Draft water resources management plans lack ambition - Ofwat
Water companies' draft water resources management plans (WRMPs) have shown a lack of ambition on water efficiency, Ofwat's Carl Pheasey told the Waterwise Annual Conference in London yesterday (March 6th).
Companies have been publishing the drafts for their next WRMPs, which provide long-term planning for the challenges to come over the next 25 years amid climate change uncertainty, expected population growth, changing patterns of consumption and increased environmental responsibilities.
Pheasey, who is Director, Strategy and Policy at Ofwat, told delegates that water efficiency is vital to meeting such challenges and the regulator had concerns that the recent wave of WRMPs fell short of expectation.

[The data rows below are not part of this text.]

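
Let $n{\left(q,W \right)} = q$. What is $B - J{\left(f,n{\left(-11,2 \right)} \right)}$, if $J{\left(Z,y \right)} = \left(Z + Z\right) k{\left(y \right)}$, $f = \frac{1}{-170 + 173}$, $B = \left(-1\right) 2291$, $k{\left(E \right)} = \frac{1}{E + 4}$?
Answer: $- \frac{48109}{21} \approx -2290.9$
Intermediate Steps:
$k{\left(E \right)} = \frac{1}{4 + E}$
$B = -2291$
$f = \frac{1}{3} \approx 0.33333$
$J{\left(Z,y \right)} = \frac{2 Z}{4 + y}$ ($J{\left(Z,y \right)} = \frac{Z + Z}{4 + y} = \frac{2 Z}{4 + y}$)
$B - J{\left(f,n{\left(-11,2 \right)} \right)} = -2291 - 2 \cdot \frac{1}{3} \frac{1}{4 - 11} = -2291 - 2 \cdot \frac{1}{3} \frac{1}{-7} = -2291 - 2 \cdot \frac{1}{3} \left(- \frac{1}{7}\right) = -2291 - - \frac{2}{21} = -2291 + \frac{2}{21} = - \frac{48109}{21}$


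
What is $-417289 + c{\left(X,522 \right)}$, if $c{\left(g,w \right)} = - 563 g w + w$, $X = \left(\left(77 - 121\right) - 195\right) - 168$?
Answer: $119194835$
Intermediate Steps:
$X = -407$ ($X = \left(\left(77 - 121\right) - 195\right) - 168 = \left(-44 - 195\right) - 168 = -239 - 168 = -407$)
$c{\left(g,w \right)} = w - 563 g w$ ($c{\left(g,w \right)} = - 563 g w + w = w - 563 g w$)
$-417289 + c{\left(X,522 \right)} = -417289 + 522 \left(1 - -229141\right) = -417289 + 522 \left(1 + 229141\right) = -417289 + 522 \cdot 229142 = -417289 + 119612124 = 119194835$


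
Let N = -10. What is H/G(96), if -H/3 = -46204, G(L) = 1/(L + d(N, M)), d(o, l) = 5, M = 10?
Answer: 13999812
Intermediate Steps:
G(L) = 1/(5 + L) (G(L) = 1/(L + 5) = 1/(5 + L))
H = 138612 (H = -3*(-46204) = 138612)
H/G(96) = 138612/(1/(5 + 96)) = 138612/(1/101) = 138612*101 = 13999812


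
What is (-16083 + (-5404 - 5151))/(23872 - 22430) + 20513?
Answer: 14776554/721 ≈ 20495.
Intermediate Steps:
(-16083 + (-5404 - 5151))/(23872 - 22430) + 20513 = (-16083 - 10555)/1442 + 20513 = -26638*1/1442 + 20513 = -13319/721 + 20513 = 14776554/721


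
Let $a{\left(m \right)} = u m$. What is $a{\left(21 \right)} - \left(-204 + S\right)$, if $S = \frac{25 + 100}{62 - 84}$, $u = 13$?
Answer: $\frac{10619}{22} \approx 482.68$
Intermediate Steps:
$S = - \frac{125}{22}$ ($S = \frac{125}{-22} = 125 \left(- \frac{1}{22}\right) = - \frac{125}{22} \approx -5.6818$)
$a{\left(m \right)} = 13 m$
$a{\left(21 \right)} - \left(-204 + S\right) = 13 \cdot 21 + \left(204 - - \frac{125}{22}\right) = 273 + \left(204 + \frac{125}{22}\right) = 273 + \frac{4613}{22} = \frac{10619}{22}$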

"Companies are starting to release their draft management plans and the thing we observe at this stage is that there is not, in our view, enough ambition in those draft WRMPs on water efficiency and personal consumption," Pheasey said.

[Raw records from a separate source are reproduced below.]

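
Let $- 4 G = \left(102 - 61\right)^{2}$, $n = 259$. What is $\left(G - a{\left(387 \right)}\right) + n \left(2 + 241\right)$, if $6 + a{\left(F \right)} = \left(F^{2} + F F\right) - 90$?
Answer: $- \frac{947701}{4} \approx -2.3693 \cdot 10^{5}$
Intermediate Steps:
$a{\left(F \right)} = -96 + 2 F^{2}$ ($a{\left(F \right)} = -6 - \left(90 - F^{2} - F F\right) = -6 + \left(\left(F^{2} + F^{2}\right) - 90\right) = -6 + \left(2 F^{2} - 90\right) = -6 + \left(-90 + 2 F^{2}\right) = -96 + 2 F^{2}$)
$G = - \frac{1681}{4}$ ($G = - \frac{\left(102 - 61\right)^{2}}{4} = - \frac{41^{2}}{4} = \left(- \frac{1}{4}\right) 1681 = - \frac{1681}{4} \approx -420.25$)
$\left(G - a{\left(387 \right)}\right) + n \left(2 + 241\right) = \left(- \frac{1681}{4} - \left(-96 + 2 \cdot 387^{2}\right)\right) + 259 \left(2 + 241\right) = \left(- \frac{1681}{4} - \left(-96 + 2 \cdot 149769\right)\right) + 259 \cdot 243 = \left(- \frac{1681}{4} - \left(-96 + 299538\right)\right) + 62937 = \left(- \frac{1681}{4} - 299442\right) + 62937 = - \frac{1199449}{4} + 62937 = - \frac{947701}{4}$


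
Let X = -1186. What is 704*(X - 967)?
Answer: -1515712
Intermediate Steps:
704*(X - 967) = 704*(-1186 - 967) = 704*(-2153) = -1515712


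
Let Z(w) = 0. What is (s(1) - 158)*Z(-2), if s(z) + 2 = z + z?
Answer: 0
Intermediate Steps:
s(z) = -2 + 2*z (s(z) = -2 + (z + z) = -2 + 2*z)
(s(1) - 158)*Z(-2) = ((-2 + 2*1) - 158)*0 = ((-2 + 2) - 158)*0 = (0 - 158)*0 = -158*0 = 0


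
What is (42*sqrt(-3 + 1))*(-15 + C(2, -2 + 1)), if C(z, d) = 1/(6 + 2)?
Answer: -2499*I*sqrt(2)/4 ≈ -883.53*I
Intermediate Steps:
C(z, d) = 1/8
(42*sqrt(-3 + 1))*(-15 + C(2, -2 + 1)) = (42*sqrt(-3 + 1))*(-15 + 1/8) = (42*sqrt(-2))*(-119/8) = (42*(I*sqrt(2)))*(-119/8) = (42*I*sqrt(2))*(-119/8) = -2499*I*sqrt(2)/4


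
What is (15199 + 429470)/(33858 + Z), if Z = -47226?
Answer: -148223/4456 ≈ -33.264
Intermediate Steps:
(15199 + 429470)/(33858 + Z) = (15199 + 429470)/(33858 - 47226) = 444669/(-13368) = 444669*(-1/13368) = -148223/4456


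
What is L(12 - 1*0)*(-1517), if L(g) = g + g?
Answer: -36408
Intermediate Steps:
L(g) = 2*g
L(12 - 1*0)*(-1517) = (2*(12 - 1*0))*(-1517) = (2*(12 + 0))*(-1517) = (2*12)*(-1517) = 24*(-1517) = -36408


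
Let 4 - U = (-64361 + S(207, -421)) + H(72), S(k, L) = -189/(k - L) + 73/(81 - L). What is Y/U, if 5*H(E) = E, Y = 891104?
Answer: 702314706560/50717404469 ≈ 13.848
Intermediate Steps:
H(E) = E/5
U = 50717404469/788140 (U = 4 - ((-64361 + (-15309 + 73*207 + 116*(-421))/((-421)**2 - 81*(-421) + 81*207 - 1*(-421)*207)) + (1/5)*72) = 4 - ((-64361 + (-15309 + 15111 - 48836)/(177241 + 34101 + 16767 + 87147)) + 72/5) = 4 - ((-64361 - 49034/315256) + 72/5) = 4 - ((-64361 + (1/315256)*(-49034)) + 72/5) = 4 - ((-64361 - 24517/157628) + 72/5) = 4 - (-10145120225/157628 + 72/5) = 4 - 1*(-50714251909/788140) = 4 + 50714251909/788140 = 50717404469/788140 ≈ 64351.)
Y/U = 891104/(50717404469/788140) = 891104*(788140/50717404469) = 702314706560/50717404469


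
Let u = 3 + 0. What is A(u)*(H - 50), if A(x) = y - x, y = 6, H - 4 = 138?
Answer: 276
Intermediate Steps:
H = 142 (H = 4 + 138 = 142)
u = 3
A(x) = 6 - x
A(u)*(H - 50) = (6 - 1*3)*(142 - 50) = (6 - 3)*92 = 3*92 = 276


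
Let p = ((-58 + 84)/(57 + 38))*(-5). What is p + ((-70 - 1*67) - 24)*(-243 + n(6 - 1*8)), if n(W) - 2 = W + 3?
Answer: 734134/19 ≈ 38639.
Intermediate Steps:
n(W) = 5 + W (n(W) = 2 + (W + 3) = 2 + (3 + W) = 5 + W)
p = -26/19 (p = (26/95)*(-5) = -26/19 ≈ -1.3684)
p + ((-70 - 1*67) - 24)*(-243 + n(6 - 1*8)) = -26/19 + ((-70 - 1*67) - 24)*(-243 + (5 + (6 - 1*8))) = -26/19 + ((-70 - 67) - 24)*(-243 + (5 + (6 - 8))) = -26/19 + (-137 - 24)*(-243 + (5 - 2)) = -26/19 - 161*(-243 + 3) = -26/19 - 161*(-240) = -26/19 + 38640 = 734134/19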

"We want to see more ambition, more innovation. The level of ambition is not nearly as significant as it is for leakage and it's broadly in line with what we saw at PR14.

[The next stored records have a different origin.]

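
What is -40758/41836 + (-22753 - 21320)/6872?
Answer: -530981751/71874248 ≈ -7.3876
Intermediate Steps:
-40758/41836 + (-22753 - 21320)/6872 = -40758*1/41836 - 44073*1/6872 = -20379/20918 - 44073/6872 = -530981751/71874248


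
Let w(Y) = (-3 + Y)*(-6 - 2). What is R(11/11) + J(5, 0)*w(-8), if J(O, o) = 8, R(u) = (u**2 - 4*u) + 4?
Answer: 705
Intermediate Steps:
R(u) = 4 + u**2 - 4*u
w(Y) = 24 - 8*Y (w(Y) = (-3 + Y)*(-8) = 24 - 8*Y)
R(11/11) + J(5, 0)*w(-8) = (4 + (11/11)**2 - 44/11) + 8*(24 - 8*(-8)) = (4 + (11*(1/11))**2 - 44/11) + 8*(24 + 64) = (4 + 1**2 - 4*1) + 8*88 = (4 + 1 - 4) + 704 = 1 + 704 = 705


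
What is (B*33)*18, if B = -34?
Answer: -20196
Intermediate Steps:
(B*33)*18 = -34*33*18 = -1122*18 = -20196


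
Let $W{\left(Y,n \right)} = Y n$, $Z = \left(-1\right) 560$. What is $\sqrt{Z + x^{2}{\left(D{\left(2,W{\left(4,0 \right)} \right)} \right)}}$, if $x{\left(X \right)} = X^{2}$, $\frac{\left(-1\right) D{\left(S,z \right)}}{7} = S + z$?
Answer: $52 \sqrt{14} \approx 194.57$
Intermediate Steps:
$Z = -560$
$D{\left(S,z \right)} = - 7 S - 7 z$ ($D{\left(S,z \right)} = - 7 \left(S + z\right) = - 7 S - 7 z$)
$\sqrt{Z + x^{2}{\left(D{\left(2,W{\left(4,0 \right)} \right)} \right)}} = \sqrt{-560 + \left(\left(\left(-7\right) 2 - 7 \cdot 4 \cdot 0\right)^{2}\right)^{2}} = \sqrt{-560 + \left(\left(-14 - 0\right)^{2}\right)^{2}} = \sqrt{-560 + \left(\left(-14 + 0\right)^{2}\right)^{2}} = \sqrt{-560 + \left(\left(-14\right)^{2}\right)^{2}} = \sqrt{-560 + 196^{2}} = \sqrt{-560 + 38416} = \sqrt{37856} = 52 \sqrt{14}$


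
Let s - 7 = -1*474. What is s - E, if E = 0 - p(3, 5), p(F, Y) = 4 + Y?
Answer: -458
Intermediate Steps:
E = -9 (E = 0 - (4 + 5) = 0 - 1*9 = 0 - 9 = -9)
s = -467 (s = 7 - 1*474 = 7 - 474 = -467)
s - E = -467 - 1*(-9) = -467 + 9 = -458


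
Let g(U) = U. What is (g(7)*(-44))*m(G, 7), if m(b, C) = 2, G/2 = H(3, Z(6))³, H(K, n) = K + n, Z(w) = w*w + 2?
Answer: -616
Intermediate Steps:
Z(w) = 2 + w² (Z(w) = w² + 2 = 2 + w²)
G = 137842 (G = 2*(3 + (2 + 6²))³ = 2*(3 + (2 + 36))³ = 2*(3 + 38)³ = 2*41³ = 2*68921 = 137842)
(g(7)*(-44))*m(G, 7) = (7*(-44))*2 = -308*2 = -616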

"I really do think this is an area that is ripe for more ambition, so we should be seeing companies working across the sector on long-term campaigns with other water companies as I think we see in the energy sector."
Pheasey called for "more sophisticated use of customer data" and said there is "more scope for green demand-side measures".
He also referred to the recent spate of leaks and bursts caused by the recent rapid change in weather, which led Ofwat Chief Executive Rachel Fletcher to say that "a number of water companies appear to have fallen well short" in their planning.
Pheasey said: "Water efficiency should be a no-brainer in terms of the focus that companies put on it because it can have a long-term impact on future investment requirements and the system resilience that companies need to be paying attention to – the last few days have illustrated the important role that water efficiency can play in building resilience."
He also rejected the idea that Government should be held responsible for raising awareness of the need to reduce usage.
"I totally understand the desire to see the Government taking a leading role and I think it is willing to step up, but that does have to be matched by companies accepting that they are the ones with the customer relationship and they need to hone that," he said.
"They have a direct relationship and their messages can find their way very easily into people's homes."
He added: "Water efficiency is clearly an area that is ripe for innovation both in terms of the technology and collaboration across the industry and learning from international experience, and it really does need imaginative customer engagement to maximise the benefits."